Intervention de Bruno Saintôt

Réunion du mercredi 7 novembre 2018 à 10h30
Mission d'information sur la révision de la loi relative à la bioéthique

Bruno Saintôt :

On constate effectivement de grandes évolutions, qui étaient déjà perceptibles dès les lois de 1994, mais se manifestent de manière beaucoup plus ferme aujourd'hui. Pour ce qui concerne le législateur, il existe selon moi des conceptions différentes du rapport entre l'individu et le politique. La France a une conception extrêmement régulatrice des droits et des intérêts des personnes : par exemple, je n'ai pas le droit de vendre mes organes, ni de faire commerce de mon sang. Il n'existe pas, en droit français, de droit fondamental à disposer de soi. La loi exerce, notamment au nom du principe de dignité, une action contraignante sur les individus, en fonction de ce qui honore ou non la dignité de la personne.

Nous disposons en outre d'un modèle de solidarité, mis en place au lendemain de la Seconde guerre mondiale avec un très beau consensus social et politique, qui me semble de nature à réguler les choses dans le bon sens : puisque nous sommes solidaires dans les dépenses de santé, nous ne pouvons pas tout faire et il convient de définir des priorités.
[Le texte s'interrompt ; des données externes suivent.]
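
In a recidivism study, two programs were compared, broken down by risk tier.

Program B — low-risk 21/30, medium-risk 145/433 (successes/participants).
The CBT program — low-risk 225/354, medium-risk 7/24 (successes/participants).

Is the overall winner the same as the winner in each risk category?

Low-risk: Program B 21/30 = 70.0%, the CBT program 225/354 = 63.6% → Program B
Medium-risk: Program B 145/433 = 33.5%, the CBT program 7/24 = 29.2% → Program B
Overall: Program B 166/463 = 35.9%, the CBT program 232/378 = 61.4% → the CBT program
Program B wins each risk group but the CBT program wins overall — the comparison reverses. Program B's participants skew toward medium-risk, which has a lower base rate.

No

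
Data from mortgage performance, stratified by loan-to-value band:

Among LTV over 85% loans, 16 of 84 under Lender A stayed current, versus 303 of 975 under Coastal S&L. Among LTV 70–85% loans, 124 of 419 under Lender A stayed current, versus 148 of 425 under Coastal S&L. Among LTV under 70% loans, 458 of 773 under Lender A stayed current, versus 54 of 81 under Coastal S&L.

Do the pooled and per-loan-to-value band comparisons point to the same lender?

No

LTV over 85%: Lender A 16/84 = 19.0%, Coastal S&L 303/975 = 31.1% → Coastal S&L
LTV 70–85%: Lender A 124/419 = 29.6%, Coastal S&L 148/425 = 34.8% → Coastal S&L
LTV under 70%: Lender A 458/773 = 59.2%, Coastal S&L 54/81 = 66.7% → Coastal S&L
Overall: Lender A 598/1276 = 46.9%, Coastal S&L 505/1481 = 34.1% → Lender A
Coastal S&L wins each loan-to-value group but Lender A wins overall — the comparison reverses. Coastal S&L's loans skew toward LTV over 85%, which has a lower base rate.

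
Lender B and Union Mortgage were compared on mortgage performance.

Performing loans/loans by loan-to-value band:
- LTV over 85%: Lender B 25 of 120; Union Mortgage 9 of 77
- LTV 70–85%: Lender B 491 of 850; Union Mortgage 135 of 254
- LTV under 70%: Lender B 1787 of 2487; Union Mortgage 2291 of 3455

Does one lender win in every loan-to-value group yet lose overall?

No

LTV over 85%: Lender B 25/120 = 20.8%, Union Mortgage 9/77 = 11.7% → Lender B
LTV 70–85%: Lender B 491/850 = 57.8%, Union Mortgage 135/254 = 53.1% → Lender B
LTV under 70%: Lender B 1787/2487 = 71.9%, Union Mortgage 2291/3455 = 66.3% → Lender B
Overall: Lender B 2303/3457 = 66.6%, Union Mortgage 2435/3786 = 64.3% → Lender B
Lender B wins overall and in every loan-to-value group — no reversal.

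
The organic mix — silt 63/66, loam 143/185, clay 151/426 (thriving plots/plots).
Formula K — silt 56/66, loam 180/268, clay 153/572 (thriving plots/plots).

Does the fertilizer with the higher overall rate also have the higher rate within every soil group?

Silt: the organic mix 63/66 = 95.5%, Formula K 56/66 = 84.8% → the organic mix
Loam: the organic mix 143/185 = 77.3%, Formula K 180/268 = 67.2% → the organic mix
Clay: the organic mix 151/426 = 35.4%, Formula K 153/572 = 26.7% → the organic mix
Overall: the organic mix 357/677 = 52.7%, Formula K 389/906 = 42.9% → the organic mix
The organic mix wins overall and in every soil group — no reversal.

Yes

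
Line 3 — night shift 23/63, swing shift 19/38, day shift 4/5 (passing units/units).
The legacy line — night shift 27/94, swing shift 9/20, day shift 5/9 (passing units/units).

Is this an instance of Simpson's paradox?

No

Night shift: Line 3 23/63 = 36.5%, the legacy line 27/94 = 28.7% → Line 3
Swing shift: Line 3 19/38 = 50.0%, the legacy line 9/20 = 45.0% → Line 3
Day shift: Line 3 4/5 = 80.0%, the legacy line 5/9 = 55.6% → Line 3
Overall: Line 3 46/106 = 43.4%, the legacy line 41/123 = 33.3% → Line 3
Line 3 wins overall and in every shift group — no reversal.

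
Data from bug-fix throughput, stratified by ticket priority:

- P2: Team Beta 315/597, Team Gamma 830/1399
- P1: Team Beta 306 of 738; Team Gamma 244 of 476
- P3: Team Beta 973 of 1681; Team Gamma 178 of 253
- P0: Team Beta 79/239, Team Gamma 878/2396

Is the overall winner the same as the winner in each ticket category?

No

P2: Team Beta 315/597 = 52.8%, Team Gamma 830/1399 = 59.3% → Team Gamma
P1: Team Beta 306/738 = 41.5%, Team Gamma 244/476 = 51.3% → Team Gamma
P3: Team Beta 973/1681 = 57.9%, Team Gamma 178/253 = 70.4% → Team Gamma
P0: Team Beta 79/239 = 33.1%, Team Gamma 878/2396 = 36.6% → Team Gamma
Overall: Team Beta 1673/3255 = 51.4%, Team Gamma 2130/4524 = 47.1% → Team Beta
Team Gamma wins each ticket group but Team Beta wins overall — the comparison reverses. Team Gamma's tickets skew toward P0, which has a lower base rate.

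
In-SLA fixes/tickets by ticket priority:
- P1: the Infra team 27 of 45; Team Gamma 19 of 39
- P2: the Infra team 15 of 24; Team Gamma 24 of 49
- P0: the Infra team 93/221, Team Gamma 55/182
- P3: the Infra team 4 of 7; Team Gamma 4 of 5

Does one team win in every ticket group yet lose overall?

No

P1: the Infra team 27/45 = 60.0%, Team Gamma 19/39 = 48.7% → the Infra team
P2: the Infra team 15/24 = 62.5%, Team Gamma 24/49 = 49.0% → the Infra team
P0: the Infra team 93/221 = 42.1%, Team Gamma 55/182 = 30.2% → the Infra team
P3: the Infra team 4/7 = 57.1%, Team Gamma 4/5 = 80.0% → Team Gamma
Overall: the Infra team 139/297 = 46.8%, Team Gamma 102/275 = 37.1% → the Infra team
Neither sweeps: the Infra team wins 3 of 4 groups, Team Gamma wins 1. The Infra team wins overall but not every group — no Simpson reversal.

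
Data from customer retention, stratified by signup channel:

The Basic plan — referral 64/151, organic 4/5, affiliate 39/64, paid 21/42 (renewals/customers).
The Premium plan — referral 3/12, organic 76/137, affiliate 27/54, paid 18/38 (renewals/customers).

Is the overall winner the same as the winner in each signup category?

Referral: the Basic plan 64/151 = 42.4%, the Premium plan 3/12 = 25.0% → the Basic plan
Organic: the Basic plan 4/5 = 80.0%, the Premium plan 76/137 = 55.5% → the Basic plan
Affiliate: the Basic plan 39/64 = 60.9%, the Premium plan 27/54 = 50.0% → the Basic plan
Paid: the Basic plan 21/42 = 50.0%, the Premium plan 18/38 = 47.4% → the Basic plan
Overall: the Basic plan 128/262 = 48.9%, the Premium plan 124/241 = 51.5% → the Premium plan
The Basic plan wins each signup group but the Premium plan wins overall — the comparison reverses. The Basic plan's customers skew toward referral, which has a lower base rate.

No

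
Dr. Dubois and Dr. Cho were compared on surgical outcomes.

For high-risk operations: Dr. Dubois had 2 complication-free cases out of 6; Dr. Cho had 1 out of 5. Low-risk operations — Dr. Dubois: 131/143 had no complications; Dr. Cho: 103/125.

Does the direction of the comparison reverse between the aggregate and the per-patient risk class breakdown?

High-risk: Dr. Dubois 2/6 = 33.3%, Dr. Cho 1/5 = 20.0% → Dr. Dubois
Low-risk: Dr. Dubois 131/143 = 91.6%, Dr. Cho 103/125 = 82.4% → Dr. Dubois
Overall: Dr. Dubois 133/149 = 89.3%, Dr. Cho 104/130 = 80.0% → Dr. Dubois
Dr. Dubois wins overall and in every patient risk group — no reversal.

No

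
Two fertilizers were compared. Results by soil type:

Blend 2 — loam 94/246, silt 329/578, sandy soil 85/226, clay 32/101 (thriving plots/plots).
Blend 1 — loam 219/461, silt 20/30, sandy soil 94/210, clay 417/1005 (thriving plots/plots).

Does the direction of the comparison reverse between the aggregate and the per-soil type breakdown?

Loam: Blend 2 94/246 = 38.2%, Blend 1 219/461 = 47.5% → Blend 1
Silt: Blend 2 329/578 = 56.9%, Blend 1 20/30 = 66.7% → Blend 1
Sandy soil: Blend 2 85/226 = 37.6%, Blend 1 94/210 = 44.8% → Blend 1
Clay: Blend 2 32/101 = 31.7%, Blend 1 417/1005 = 41.5% → Blend 1
Overall: Blend 2 540/1151 = 46.9%, Blend 1 750/1706 = 44.0% → Blend 2
Blend 1 wins each soil group but Blend 2 wins overall — the comparison reverses. Blend 1's plots skew toward clay, which has a lower base rate.

Yes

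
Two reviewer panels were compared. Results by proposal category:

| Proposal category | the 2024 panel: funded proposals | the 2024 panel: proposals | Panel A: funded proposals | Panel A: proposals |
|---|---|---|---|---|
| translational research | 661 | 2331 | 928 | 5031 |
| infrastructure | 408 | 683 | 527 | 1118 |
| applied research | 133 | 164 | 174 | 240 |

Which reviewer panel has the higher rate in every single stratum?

Translational research: the 2024 panel 661/2331 = 28.4%, Panel A 928/5031 = 18.4% → the 2024 panel
Infrastructure: the 2024 panel 408/683 = 59.7%, Panel A 527/1118 = 47.1% → the 2024 panel
Applied research: the 2024 panel 133/164 = 81.1%, Panel A 174/240 = 72.5% → the 2024 panel
The 2024 panel has the higher rate in all 3 groups.

the 2024 panel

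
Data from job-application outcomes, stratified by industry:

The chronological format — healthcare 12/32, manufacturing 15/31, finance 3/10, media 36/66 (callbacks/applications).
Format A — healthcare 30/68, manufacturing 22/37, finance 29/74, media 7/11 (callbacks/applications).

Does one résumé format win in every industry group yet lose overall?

Healthcare: the chronological format 12/32 = 37.5%, Format A 30/68 = 44.1% → Format A
Manufacturing: the chronological format 15/31 = 48.4%, Format A 22/37 = 59.5% → Format A
Finance: the chronological format 3/10 = 30.0%, Format A 29/74 = 39.2% → Format A
Media: the chronological format 36/66 = 54.5%, Format A 7/11 = 63.6% → Format A
Overall: the chronological format 66/139 = 47.5%, Format A 88/190 = 46.3% → the chronological format
Format A wins each industry group but the chronological format wins overall — the comparison reverses. Format A's applications skew toward finance, which has a lower base rate.

Yes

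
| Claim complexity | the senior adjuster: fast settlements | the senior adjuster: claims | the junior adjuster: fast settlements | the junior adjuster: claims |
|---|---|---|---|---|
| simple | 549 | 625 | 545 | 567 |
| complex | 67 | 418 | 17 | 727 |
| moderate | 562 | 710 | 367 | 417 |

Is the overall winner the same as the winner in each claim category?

No

Simple: the senior adjuster 549/625 = 87.8%, the junior adjuster 545/567 = 96.1% → the junior adjuster
Complex: the senior adjuster 67/418 = 16.0%, the junior adjuster 17/727 = 2.3% → the senior adjuster
Moderate: the senior adjuster 562/710 = 79.2%, the junior adjuster 367/417 = 88.0% → the junior adjuster
Overall: the senior adjuster 1178/1753 = 67.2%, the junior adjuster 929/1711 = 54.3% → the senior adjuster
Neither sweeps: the senior adjuster wins 1 of 3 groups, the junior adjuster wins 2. The senior adjuster wins overall but not every group — no Simpson reversal.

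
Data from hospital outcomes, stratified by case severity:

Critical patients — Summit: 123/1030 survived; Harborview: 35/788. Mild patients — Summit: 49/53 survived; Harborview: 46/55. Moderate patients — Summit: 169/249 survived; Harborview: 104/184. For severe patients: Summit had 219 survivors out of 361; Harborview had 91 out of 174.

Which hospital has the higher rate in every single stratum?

Critical: Summit 123/1030 = 11.9%, Harborview 35/788 = 4.4% → Summit
Mild: Summit 49/53 = 92.5%, Harborview 46/55 = 83.6% → Summit
Moderate: Summit 169/249 = 67.9%, Harborview 104/184 = 56.5% → Summit
Severe: Summit 219/361 = 60.7%, Harborview 91/174 = 52.3% → Summit
Summit has the higher rate in all 4 groups.

Summit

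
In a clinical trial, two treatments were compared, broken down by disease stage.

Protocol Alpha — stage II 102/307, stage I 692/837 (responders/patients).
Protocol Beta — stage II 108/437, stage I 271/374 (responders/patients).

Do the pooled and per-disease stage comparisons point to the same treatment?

Stage II: Protocol Alpha 102/307 = 33.2%, Protocol Beta 108/437 = 24.7% → Protocol Alpha
Stage I: Protocol Alpha 692/837 = 82.7%, Protocol Beta 271/374 = 72.5% → Protocol Alpha
Overall: Protocol Alpha 794/1144 = 69.4%, Protocol Beta 379/811 = 46.7% → Protocol Alpha
Protocol Alpha wins overall and in every disease group — no reversal.

Yes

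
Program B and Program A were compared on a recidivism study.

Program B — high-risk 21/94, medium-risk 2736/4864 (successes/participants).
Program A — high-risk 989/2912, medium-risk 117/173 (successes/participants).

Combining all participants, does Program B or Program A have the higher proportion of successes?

High-risk: Program B 21/94 = 22.3%, Program A 989/2912 = 34.0% → Program A
Medium-risk: Program B 2736/4864 = 56.2%, Program A 117/173 = 67.6% → Program A
Overall: Program B 2757/4958 = 55.6%, Program A 1106/3085 = 35.9% → Program B
(Program A wins every risk group but Program B wins overall — Program A's participants skew toward the low-rate high-risk group.)

Program B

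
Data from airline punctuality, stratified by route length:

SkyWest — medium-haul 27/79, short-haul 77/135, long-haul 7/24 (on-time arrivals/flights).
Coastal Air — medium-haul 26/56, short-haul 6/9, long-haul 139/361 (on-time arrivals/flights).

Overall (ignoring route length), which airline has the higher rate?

Medium-haul: SkyWest 27/79 = 34.2%, Coastal Air 26/56 = 46.4% → Coastal Air
Short-haul: SkyWest 77/135 = 57.0%, Coastal Air 6/9 = 66.7% → Coastal Air
Long-haul: SkyWest 7/24 = 29.2%, Coastal Air 139/361 = 38.5% → Coastal Air
Overall: SkyWest 111/238 = 46.6%, Coastal Air 171/426 = 40.1% → SkyWest
(Coastal Air wins every route group but SkyWest wins overall — Coastal Air's flights skew toward the low-rate long-haul group.)

SkyWest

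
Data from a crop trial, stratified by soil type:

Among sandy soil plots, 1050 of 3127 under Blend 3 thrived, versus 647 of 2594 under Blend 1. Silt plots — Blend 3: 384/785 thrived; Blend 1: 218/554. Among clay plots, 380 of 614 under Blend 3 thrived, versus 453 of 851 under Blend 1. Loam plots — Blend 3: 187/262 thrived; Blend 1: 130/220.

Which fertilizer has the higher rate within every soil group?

Blend 3

Sandy soil: Blend 3 1050/3127 = 33.6%, Blend 1 647/2594 = 24.9% → Blend 3
Silt: Blend 3 384/785 = 48.9%, Blend 1 218/554 = 39.4% → Blend 3
Clay: Blend 3 380/614 = 61.9%, Blend 1 453/851 = 53.2% → Blend 3
Loam: Blend 3 187/262 = 71.4%, Blend 1 130/220 = 59.1% → Blend 3
Blend 3 has the higher rate in all 4 groups.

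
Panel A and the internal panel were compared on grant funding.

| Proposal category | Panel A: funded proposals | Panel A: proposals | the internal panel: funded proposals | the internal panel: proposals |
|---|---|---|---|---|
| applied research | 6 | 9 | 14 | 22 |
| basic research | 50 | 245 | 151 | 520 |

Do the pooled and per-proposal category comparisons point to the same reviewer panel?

Applied research: Panel A 6/9 = 66.7%, the internal panel 14/22 = 63.6% → Panel A
Basic research: Panel A 50/245 = 20.4%, the internal panel 151/520 = 29.0% → the internal panel
Overall: Panel A 56/254 = 22.0%, the internal panel 165/542 = 30.4% → the internal panel
Neither sweeps: Panel A wins 1 of 2 groups, the internal panel wins 1. The internal panel wins overall but not every group — no Simpson reversal.

No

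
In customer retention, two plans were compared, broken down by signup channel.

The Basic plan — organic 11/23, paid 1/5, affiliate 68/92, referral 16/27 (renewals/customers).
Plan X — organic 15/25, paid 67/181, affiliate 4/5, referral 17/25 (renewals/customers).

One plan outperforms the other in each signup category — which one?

Organic: the Basic plan 11/23 = 47.8%, Plan X 15/25 = 60.0% → Plan X
Paid: the Basic plan 1/5 = 20.0%, Plan X 67/181 = 37.0% → Plan X
Affiliate: the Basic plan 68/92 = 73.9%, Plan X 4/5 = 80.0% → Plan X
Referral: the Basic plan 16/27 = 59.3%, Plan X 17/25 = 68.0% → Plan X
Plan X has the higher rate in all 4 groups.

Plan X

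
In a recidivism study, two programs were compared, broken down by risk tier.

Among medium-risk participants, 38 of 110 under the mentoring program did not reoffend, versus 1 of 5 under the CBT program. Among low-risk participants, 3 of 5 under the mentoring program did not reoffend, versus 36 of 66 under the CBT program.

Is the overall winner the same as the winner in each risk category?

Medium-risk: the mentoring program 38/110 = 34.5%, the CBT program 1/5 = 20.0% → the mentoring program
Low-risk: the mentoring program 3/5 = 60.0%, the CBT program 36/66 = 54.5% → the mentoring program
Overall: the mentoring program 41/115 = 35.7%, the CBT program 37/71 = 52.1% → the CBT program
The mentoring program wins each risk group but the CBT program wins overall — the comparison reverses. The mentoring program's participants skew toward medium-risk, which has a lower base rate.

No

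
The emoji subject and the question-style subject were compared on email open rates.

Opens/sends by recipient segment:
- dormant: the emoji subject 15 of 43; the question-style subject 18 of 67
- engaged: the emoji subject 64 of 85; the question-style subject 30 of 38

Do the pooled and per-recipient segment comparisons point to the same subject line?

Dormant: the emoji subject 15/43 = 34.9%, the question-style subject 18/67 = 26.9% → the emoji subject
Engaged: the emoji subject 64/85 = 75.3%, the question-style subject 30/38 = 78.9% → the question-style subject
Overall: the emoji subject 79/128 = 61.7%, the question-style subject 48/105 = 45.7% → the emoji subject
Neither sweeps: the emoji subject wins 1 of 2 groups, the question-style subject wins 1. The emoji subject wins overall but not every group — no Simpson reversal.

No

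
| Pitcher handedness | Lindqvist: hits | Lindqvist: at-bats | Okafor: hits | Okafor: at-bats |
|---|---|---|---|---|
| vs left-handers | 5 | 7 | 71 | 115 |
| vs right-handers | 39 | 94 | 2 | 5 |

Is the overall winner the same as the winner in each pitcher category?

No

Vs left-handers: Lindqvist 5/7 = 71.4%, Okafor 71/115 = 61.7% → Lindqvist
Vs right-handers: Lindqvist 39/94 = 41.5%, Okafor 2/5 = 40.0% → Lindqvist
Overall: Lindqvist 44/101 = 43.6%, Okafor 73/120 = 60.8% → Okafor
Lindqvist wins each pitcher group but Okafor wins overall — the comparison reverses. Lindqvist's at-bats skew toward vs right-handers, which has a lower base rate.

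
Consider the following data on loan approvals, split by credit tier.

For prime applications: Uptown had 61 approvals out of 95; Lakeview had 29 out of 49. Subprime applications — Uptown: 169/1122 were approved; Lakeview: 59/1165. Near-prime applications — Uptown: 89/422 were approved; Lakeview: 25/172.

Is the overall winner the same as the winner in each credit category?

Prime: Uptown 61/95 = 64.2%, Lakeview 29/49 = 59.2% → Uptown
Subprime: Uptown 169/1122 = 15.1%, Lakeview 59/1165 = 5.1% → Uptown
Near-prime: Uptown 89/422 = 21.1%, Lakeview 25/172 = 14.5% → Uptown
Overall: Uptown 319/1639 = 19.5%, Lakeview 113/1386 = 8.2% → Uptown
Uptown wins overall and in every credit group — no reversal.

Yes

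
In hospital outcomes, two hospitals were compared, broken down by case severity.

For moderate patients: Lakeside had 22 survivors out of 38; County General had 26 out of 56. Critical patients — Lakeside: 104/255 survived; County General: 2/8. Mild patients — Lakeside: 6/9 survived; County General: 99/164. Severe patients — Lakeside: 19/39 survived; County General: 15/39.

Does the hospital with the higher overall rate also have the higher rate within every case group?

No

Moderate: Lakeside 22/38 = 57.9%, County General 26/56 = 46.4% → Lakeside
Critical: Lakeside 104/255 = 40.8%, County General 2/8 = 25.0% → Lakeside
Mild: Lakeside 6/9 = 66.7%, County General 99/164 = 60.4% → Lakeside
Severe: Lakeside 19/39 = 48.7%, County General 15/39 = 38.5% → Lakeside
Overall: Lakeside 151/341 = 44.3%, County General 142/267 = 53.2% → County General
Lakeside wins each case group but County General wins overall — the comparison reverses. Lakeside's patients skew toward critical, which has a lower base rate.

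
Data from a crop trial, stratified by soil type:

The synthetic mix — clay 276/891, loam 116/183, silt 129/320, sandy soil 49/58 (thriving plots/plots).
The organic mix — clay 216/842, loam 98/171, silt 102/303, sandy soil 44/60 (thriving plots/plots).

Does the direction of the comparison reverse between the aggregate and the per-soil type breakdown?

Clay: the synthetic mix 276/891 = 31.0%, the organic mix 216/842 = 25.7% → the synthetic mix
Loam: the synthetic mix 116/183 = 63.4%, the organic mix 98/171 = 57.3% → the synthetic mix
Silt: the synthetic mix 129/320 = 40.3%, the organic mix 102/303 = 33.7% → the synthetic mix
Sandy soil: the synthetic mix 49/58 = 84.5%, the organic mix 44/60 = 73.3% → the synthetic mix
Overall: the synthetic mix 570/1452 = 39.3%, the organic mix 460/1376 = 33.4% → the synthetic mix
The synthetic mix wins overall and in every soil group — no reversal.

No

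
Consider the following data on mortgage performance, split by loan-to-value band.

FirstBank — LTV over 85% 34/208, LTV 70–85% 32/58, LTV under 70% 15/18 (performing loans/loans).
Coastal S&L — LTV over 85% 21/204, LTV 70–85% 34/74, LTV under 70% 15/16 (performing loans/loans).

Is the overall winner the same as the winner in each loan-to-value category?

LTV over 85%: FirstBank 34/208 = 16.3%, Coastal S&L 21/204 = 10.3% → FirstBank
LTV 70–85%: FirstBank 32/58 = 55.2%, Coastal S&L 34/74 = 45.9% → FirstBank
LTV under 70%: FirstBank 15/18 = 83.3%, Coastal S&L 15/16 = 93.8% → Coastal S&L
Overall: FirstBank 81/284 = 28.5%, Coastal S&L 70/294 = 23.8% → FirstBank
Neither sweeps: FirstBank wins 2 of 3 groups, Coastal S&L wins 1. FirstBank wins overall but not every group — no Simpson reversal.

No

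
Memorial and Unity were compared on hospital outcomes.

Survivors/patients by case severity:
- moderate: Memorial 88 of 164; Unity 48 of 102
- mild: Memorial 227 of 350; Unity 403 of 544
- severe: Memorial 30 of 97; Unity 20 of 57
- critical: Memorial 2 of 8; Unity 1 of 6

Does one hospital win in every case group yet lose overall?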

Face à ce modèle, existe un système beaucoup plus libéral, qui s'origine dans la tradition anglo-saxonne, avec les écrits de John Locke et John Stuart Mill. Il se fonde sur la figure de l'individu souverain, sur son corps, son psychisme, face à un État qui n'est là que pour assurer la coexistence pacifique des citoyens, la réalisation du principe de non-nuisance à autrui. Or ce modèle, comme celui de l'éthique minimale, travaille la société française : puisqu'il existe au sein de la société française des gens ayant des modèles éthiques extrêmement différents, l'une des possibilités serait de se mettre d'accord sur un minimum éthique se résumant au principe de non-nuisance à autrui. Je vous renvoie aux travaux de Ruwen Ogien sur l'éthique minimale. Cette vision peut dans un premier temps sembler extrêmement séduisante, puisqu'elle consiste, faute de pouvoir atteindre un consensus, à s'entendre sur le minimum éthique, à savoir le principe de non-nuisance à autrui, et, pour le reste, à laisser l'individu souverain sur son corps et son esprit. Qu'est-ce qui empêcherait alors un individu de vendre ses organes ? Cet autre modèle, très tentant, travaille en profondeur la société française. C'est la raison pour laquelle la reconnaissance du principe de fraternité, qui est l'oublié de la devise républicaine, me paraît extrêmement importante : l'existence d'une solidarité sociale impose en effet de réguler un certain nombre de dépenses de santé. C'est parce que nous nous tenons ensemble, avec nos vulnérabilités et nos fragilités, que nous devrons réguler ces dépenses et que nous ne pourrons pas tout faire. Le législateur est depuis longtemps très gêné lorsqu'il s'agit de refuser : autoriser est magnifique, mais il est très compliqué d'interdire, de poser des limites, de définir des priorités. Je vous comprends parfaitement. Le CCNE a publié de bons travaux sur le modèle de médecine que nous avons mis en oeuvre et la nécessité d'instaurer un système de priorités. Cela supposerait d'identifier des biens de santé fondamentaux pour tous. Sur cette base, il serait ensuite possible de refuser certaines pratiques, ne serait-ce qu'au niveau financier. Sommes-nous capables de le faire ? Il me semble qu'il s'agit là du défi à relever.

Une autre solution consisterait à adopter un modèle beaucoup plus libéral. L'Assemblée nationale pourrait dire que l'on conserve le modèle bioéthique français, avec son principe de solidarité, tout en le détricotant ou en le laissant se détricoter tout seul, par exemple par des atteintes au principe de gratuité. Il n'est ainsi pas réaliste d'autoriser une pratique nécessitant la mise à disposition d'une ressource dont on manque déjà.

Ces évolutions tiennent à la conscience politique du citoyen. Il est donc essentiel de travailler le lien politique. Sans cela, nous risquons de nous retrouver face à une collection d'individus qui vont réclamer des choses à l'État, mais ne se sentiront obligés par rien ; d'où la pertinence du principe de fraternité, qu'a commencé à retravailler le Conseil d'État dans son rapport. Je pense qu'il convient d'en tirer des conclusions. Il faudrait par exemple spécifier ce qu'ajoute le principe de fraternité au principe de solidarité et en tirer des conséquences.

Le problème majeur réside dans le lien social qui nous tient ensemble dans une même société et fait que nous sommes solidaires ensemble face à la maladie, aux aléas de l'existence, au chômage, etc. Souhaitons-nous garder ce modèle ? Dans l'affirmative, il faut avoir conscience du fait que nous ne pourrons pas tout faire. Il faudra définir des priorités.